Monday, June 22, 2015

Comics teach morality

I remember watching a documentary on comic books years ago, and one of the creators that they interviewed (I want to say it was Harlan Ellison, but nobody get mad at me if he never said anything of the sort.) made a statement about how kids get their morality from comic books. I thought that this was a strange thing to say, but the more I thought about it, the more it resonated. In fact, I think that I'm definitely an example of that idea, and I'm not sure that I would have the same moral center that I do if it weren't for all those superheroes.

Before I continue, let's make one thing clear. The biggest influence on my morality was my parents. No doubt the society in which I was raised played a big part as well. Oh, and I think that Star Wars might have had something to do with it as well. Still, I was raised with Bible stories, and I can definitely say that my morals never came from that particular book of myths nearly as much as the modern myths published by Marvel and DC Comics.

I could probably come up with several examples of this, but the one that resonates with me more than any is what I learned from reading comics with The Punisher. For those who are unfamiliar with the character, he's not exactly a "superhero" as he not only doesn't have powers, but he uses guns and kills every villain who gets in his way. He doesn't bother tying them up and leaving them for the law. His solution is a bit more permanent.

I was first introduced to the character back when I was in seventh grade, in issue 285 of The Amazing Spider-Man. It was the middle of the "Gang War" storyline, where various mobsters and their supervillain henchmen were battling it out. To make matters worse, here comes this dude with a bazooka and all kinds of guns, ready to put a quick end to it by blowing every last one of them to smithereens. Instead of thanking the guy for his speedy resolution, Spider-Man tries to stop him, likening his methods to putting out a forest fire with a flamethrower.

I was intrigued with The Punisher, and I followed his adventures into his own solo series. I understood that his kind of justice would never work in real life, but there was a visceral thrill in watching a guy take matters into his own hands and cutting through the corrupt justice system. In other words, his methods do work, but they only work in a fantasy world.

Still, the stories that always resonated the most with me were the ones where he was put into direct conflict with one of the more traditional superheroes, usually Daredevil. There was one crossover where the two of them punched each other over the fate of a guy who was poisoning over-the-counter drugs. It was a fun issue with a lot of great "tough guy" lines from The Punisher. I remember it by heart when the killer protested that he had "rights" to only get the response, "You've got rights. You've got the right to go splat when you hit the pavement. You have the right to bleed into the gutter."

Before The Punisher could toss the guy off the roof though, Daredevil stepped in and the two had it out. There was also a brief exchange of ideas. Of course, it's hardly a deep analysis of the moral issue of what methods we should take in dealing with society's criminals. However, it illustrated what made guys like Daredevil and Spider-Man less miserable people than The Punisher. They understood that you don't get to be the good guy when you don't hold yourself to a higher standard than the bad guy.

How does this continue to affect me?
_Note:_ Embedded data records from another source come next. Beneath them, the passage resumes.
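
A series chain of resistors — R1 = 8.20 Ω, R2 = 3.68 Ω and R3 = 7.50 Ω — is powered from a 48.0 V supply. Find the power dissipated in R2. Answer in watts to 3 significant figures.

22.6 W

Series elements share the same current, so find I first, then use P = I²R.
R_total = 8.20 + 3.68 + 7.50 = 19.38 Ω
I = V / R_total = 48.0 / 19.38 = 2.477 A
P_R2 = I² × R2 = (2.477)² × 3.68 = 22.57 W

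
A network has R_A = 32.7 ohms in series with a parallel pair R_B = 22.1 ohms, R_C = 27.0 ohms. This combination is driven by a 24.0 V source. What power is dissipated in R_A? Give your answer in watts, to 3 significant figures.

Replace R_B and R_C with their parallel equivalent so the circuit becomes R_A in series with R_p.
R_p = (22.1×27.0)/(22.1+27.0) = 12.15 Ω
R_total = 32.7 + 12.15 = 44.85 Ω
I = V / R_total = 24.0 / 44.85 = 0.5351 A
All the current flows through R_A; use P = I²R.
P_R_A = (0.5351)² × 32.7 = 9.363 W

9.36 W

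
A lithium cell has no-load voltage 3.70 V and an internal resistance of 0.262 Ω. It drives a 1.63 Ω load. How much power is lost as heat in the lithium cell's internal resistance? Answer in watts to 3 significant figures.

The internal resistance carries the same current as the load; P_int = I²r.
I = ε / (r + R) = 3.70 / (0.262 + 1.63) = 1.956 A
P_int = I² r = (1.956)² × 0.262 = 1.002 W

1.00 W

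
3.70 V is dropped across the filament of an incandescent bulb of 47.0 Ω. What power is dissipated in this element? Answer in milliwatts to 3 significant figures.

V and R are stated; P = V²/R avoids computing the current.
P = (3.70 V)² / 47.0 Ω = 0.2913 W

291 mW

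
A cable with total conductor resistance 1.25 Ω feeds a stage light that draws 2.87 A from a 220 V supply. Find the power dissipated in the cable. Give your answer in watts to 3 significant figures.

Only the current and the line resistance are needed for the I²R loss.
The cable carries the full 2.87 A.
P_line = I² R_line = (2.870)² × 1.25 = 10.30 W

10.3 W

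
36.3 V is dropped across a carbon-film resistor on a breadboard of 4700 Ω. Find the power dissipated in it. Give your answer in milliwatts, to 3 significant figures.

We know the drop across the element and its resistance — P = V²/R, one step.
P = (36.3 V)² / 4700 Ω = 0.2804 W

280 mW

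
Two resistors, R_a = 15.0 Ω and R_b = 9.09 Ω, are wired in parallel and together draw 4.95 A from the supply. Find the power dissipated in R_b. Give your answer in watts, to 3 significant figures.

86.4 W

Only the total current is stated, so first find the parallel equivalent to get the voltage across the combination.
1/R_eq = 1/15.0 + 1/9.09 ⇒ R_eq = 5.660 Ω
V = I_total × R_eq = 4.950 × 5.660 = 28.02 V
P_R_b = V² / R_b = (28.02)² / 9.09 = 86.35 W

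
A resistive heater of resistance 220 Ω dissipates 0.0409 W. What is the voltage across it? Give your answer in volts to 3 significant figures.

3.00 V

Rearranging the power relation for the two known quantities gives V = √(P R).
V = √(0.0409 × 220) = 3.000 V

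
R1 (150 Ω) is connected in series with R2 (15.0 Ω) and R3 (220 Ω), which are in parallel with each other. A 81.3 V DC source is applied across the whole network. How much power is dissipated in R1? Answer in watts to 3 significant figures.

Collapse R2‖R3 to a single equivalent, reducing the network to two series elements.
R_p = (15.0×220)/(15.0+220) = 14.04 Ω
R_total = 150 + 14.04 = 164.0 Ω
I = V / R_total = 81.3 / 164.0 = 0.4956 A
R1 carries the full series current, so P = I²R.
P_R1 = (0.4956)² × 150 = 36.84 W

36.8 W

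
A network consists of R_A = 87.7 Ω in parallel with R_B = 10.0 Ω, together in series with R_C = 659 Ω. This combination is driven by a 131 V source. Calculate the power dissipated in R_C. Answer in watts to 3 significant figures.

25.3 W

Collapse the R_A‖R_B pair into one equivalent R_p; then R_p and R_C form a series string.
R_p = (87.7×10.0)/(87.7+10.0) = 8.976 Ω
R_total = R_p + 659 = 8.976 + 659 = 668.0 Ω
I = V / R_total = 131 / 668.0 = 0.1961 A
All the supply current flows through R_C; use P = I²R_C.
P_R_C = (0.1961)² × 659 = 25.35 W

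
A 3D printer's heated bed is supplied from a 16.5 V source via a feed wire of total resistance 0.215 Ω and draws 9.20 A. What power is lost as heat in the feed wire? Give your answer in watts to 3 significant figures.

Only the current and the line resistance are needed for the I²R loss.
The feed wire carries the full 9.20 A.
P_line = I² R_line = (9.200)² × 0.215 = 18.20 W

18.2 W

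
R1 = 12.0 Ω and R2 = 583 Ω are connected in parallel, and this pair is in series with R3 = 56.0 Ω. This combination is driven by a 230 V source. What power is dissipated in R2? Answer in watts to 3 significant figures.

2.73 W

Combine R1 and R2 into their parallel equivalent first, reducing the network to two series resistors.
R_p = (12.0×583)/(12.0+583) = 11.76 Ω
R_total = R_p + 56.0 = 11.76 + 56.0 = 67.76 Ω
I = V / R_total = 230 / 67.76 = 3.394 A
Voltage across the parallel pair: V_p = I × R_p = 3.394 × 11.76 = 39.91 V
R2 has V_p across it, so P = V_p²/R2.
P_R2 = (39.91)² / 583 = 2.732 W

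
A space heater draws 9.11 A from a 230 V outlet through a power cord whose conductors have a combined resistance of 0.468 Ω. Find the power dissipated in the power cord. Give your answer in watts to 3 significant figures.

Only the current and the line resistance are needed for the I²R loss.
The power cord carries the full 9.11 A.
P_line = I² R_line = (9.110)² × 0.468 = 38.84 W

38.8 W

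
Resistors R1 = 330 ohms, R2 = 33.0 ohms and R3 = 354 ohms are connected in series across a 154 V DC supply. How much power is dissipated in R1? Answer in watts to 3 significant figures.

15.2 W

The current is common to all series resistors; compute it, then apply P = I²R for the target.
R_total = 330 + 33.0 + 354 = 717.0 Ω
I = V / R_total = 154 / 717.0 = 0.2148 A
P_R1 = I² × R1 = (0.2148)² × 330 = 15.22 W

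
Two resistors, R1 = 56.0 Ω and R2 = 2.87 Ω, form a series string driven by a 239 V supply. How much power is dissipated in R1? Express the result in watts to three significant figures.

Since the resistors are in series they all carry the loop current I = V/R_total; the power in any one is I²R.
R_total = 56.0 + 2.87 = 58.87 Ω
I = V / R_total = 239 / 58.87 = 4.060 A
P_R1 = I² × R1 = (4.060)² × 56.0 = 923.0 W

923 W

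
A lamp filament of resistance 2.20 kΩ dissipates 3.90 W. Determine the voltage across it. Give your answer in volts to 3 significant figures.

92.6 V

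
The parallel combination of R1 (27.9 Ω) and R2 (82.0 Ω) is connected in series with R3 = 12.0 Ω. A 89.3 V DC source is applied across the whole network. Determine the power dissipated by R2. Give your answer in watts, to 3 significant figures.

39.1 W

First find R_p for the parallel pair, then treat R_p + R3 as a series loop.
R_p = (27.9×82.0)/(27.9+82.0) = 20.82 Ω
R_total = R_p + 12.0 = 20.82 + 12.0 = 32.82 Ω
I = V / R_total = 89.3 / 32.82 = 2.721 A
Voltage across the parallel pair: V_p = I × R_p = 2.721 × 20.82 = 56.65 V
R2 sits across V_p; its power is V_p²/R.
P_R2 = (56.65)² / 82.0 = 39.13 W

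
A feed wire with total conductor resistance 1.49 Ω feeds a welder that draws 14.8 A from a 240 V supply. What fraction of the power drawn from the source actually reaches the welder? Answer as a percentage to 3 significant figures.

The feed wire carries the full 14.8 A.
P_line = I² R_line = (14.80)² × 1.49 = 326.4 W
P_source = V I = 240 × 14.80 = 3552 W; P_load = 3226 W
η = P_load / P_source = 3226 / 3552 = 0.9081

90.8 %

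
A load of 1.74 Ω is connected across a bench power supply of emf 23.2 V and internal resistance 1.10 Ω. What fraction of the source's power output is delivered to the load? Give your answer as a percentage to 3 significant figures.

61.3 %

Efficiency is P_load / P_total. With a series r and R sharing the same I, P = I²R for each, so η = R/(R+r).
η = R / (R + r) = 1.74 / (1.74 + 1.10) = 0.6127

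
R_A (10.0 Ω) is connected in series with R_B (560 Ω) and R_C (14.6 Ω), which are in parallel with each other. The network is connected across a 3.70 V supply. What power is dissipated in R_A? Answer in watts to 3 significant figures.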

Well, I'm the kind of guy who cares about what's true and what isn't. There are many things that I speak out against, and usually my biggest complaint is with the lies that people tell. I often say things along the line of, "If you have to lie to make your point, maybe you don't have a point that's worth making."

And I find myself getting even more upset when people whom I see as being on "my side" of various issues engaging in the act of lying to further a cause that I believe in. One of the most egregious examples of this, as I've noted before, is the movie Zeitgeist. I still see my fellow nonbelievers cite this movie as an example of how to debunk Christianity. (I think that Bill Maher's Religulous repeated a lot of the inaccuracies that the film noted as well.) I also really need to stop seeing the whole "The Jesus story is a ripoff of the Horus myth!" meme going around Facebook.

The point is, I think that my side has a strong enough case on its own. No need to repeat nonsense. But when you point that out to some folks, they don't seem to care if they're repeating something that's untrue. Just like The Punisher, the ends justifies the means, and it doesn't matter so long as it's a "win" for their side. I have such a hard time with that because one of my major issues with religion is that I think that it's dishonest. You can't fight dishonesty by engaging in more of it.

I could list other examples of this happening with other issues. Thankfully, I can find lots of other folks who feel the same as I do. (Notice that the link I provided that debunks Zeitgeist is from an atheist website?) Still, I feel too often that for too many it's more important how you line up with the tribe and if you can score points against the other side whether honestly or not.

This is also why I scratched my head in disbelief when I heard people defend things like the Patriot Act and government overreach after 9/11. I actually heard somebody say that we need to make some sacrifices in order to "preserve our way of life". So, we need to sacrifice our way of life to preserve our way of life? How the hell does that make sense?

Is it possible that I would have this same regard (maybe even obsession) for intellectual honesty and fairness if I had never read comic books? Perhaps. But I gotta admit, I often think about Daredevil and The Punisher fighting on a rooftop when these sorts of issues come up.